I continued to shred lettuce into the salad bowl—romaine, not iceberg.
“The creating and destroying of ghosts—is that what they desire? Your knowledge about such?”
I set aside the lettuce and began to work on a cucumber. “I’m not sure. I think we’re seeing two different groups. The first wants us out of the way, and the second wants knowledge, but I’d thought it was more about de-ghosting.” The Spazi couldn’t have known about the ghost-creation gadgetry, nor could Ferdinand’s people. Still, the furor that I’d created before and the latest incident pointed out, again, how ghosts were a real phenomenon in our world, with an impact that couldn’t be ignored. Ghosts had certainly made a historical difference in our world—from those that had turned William the Unfortunate’s conquest of England from a triumph
to near-disaster to all those of women who had died in childbirth and thus prevented early remarriages and slowed the world birthrate.
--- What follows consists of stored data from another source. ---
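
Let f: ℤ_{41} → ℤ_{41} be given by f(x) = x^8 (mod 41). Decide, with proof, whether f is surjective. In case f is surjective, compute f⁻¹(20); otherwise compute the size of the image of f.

f(1) = 1^8 = 1.
f(3): Repeated squaring mod 41: 3^1 ≡ 3, 3^2 ≡ 3² = 9, 3^4 ≡ 9² = 81 ≡ 40, 3^8 ≡ 40² = 1600 ≡ 1. So 3^8 ≡ 1 (mod 41).
So f(1) = f(3) = 1 while 1 ≠ 3, hence f is not injective.
A non-injective map from the 41-element set ℤ_{41} to itself takes at most 40 distinct values, so it cannot be surjective. Thus f is not surjective.
Since f is not surjective, we determine |image(f)|. Computing x^8 mod 41 for each x (by repeated squaring, reducing mod 41 at every step), the values f(0), f(1), …, f(40) are: 0, 1, 10, 1, 18, 18, 10, 37, 16, 1, 16, 16, 18, 10, 1, 18, 37, 16, 10, 37, 37, 37, 37, 10, 16, 37, 18, 1, 10, 18, 16, 16, 1, 16, 37, 10, 18, 18, 1, 10, 1.
The distinct values are {0, 1, 10, 16, 18, 37}; there are 6 of them.

6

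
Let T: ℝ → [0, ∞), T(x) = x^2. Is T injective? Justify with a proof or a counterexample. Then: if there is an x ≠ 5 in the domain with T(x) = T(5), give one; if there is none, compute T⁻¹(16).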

“Ferdinand … could it be?”
“What do you think?”
“
Je ne sais pas …
the puppets of that devil Heisler. I know nothing, and they must know more than we do.”
I nodded. That was my feeling. Why would Ferdinand or his mad scientist Heisler bother? But who else would even care? The Spazi could have us imprisoned or eliminated with less fuss.
I set the salads on the table and retrieved the meat pie from the warmer. “It is a puzzle, and we aren’t going to solve it tonight, and it is time to eat. Wine?”
“S
’
il vous plaît.
…”
“That I can do.” I could manage wine, just not the spreading web of intrigue that seemed bound to snare us both.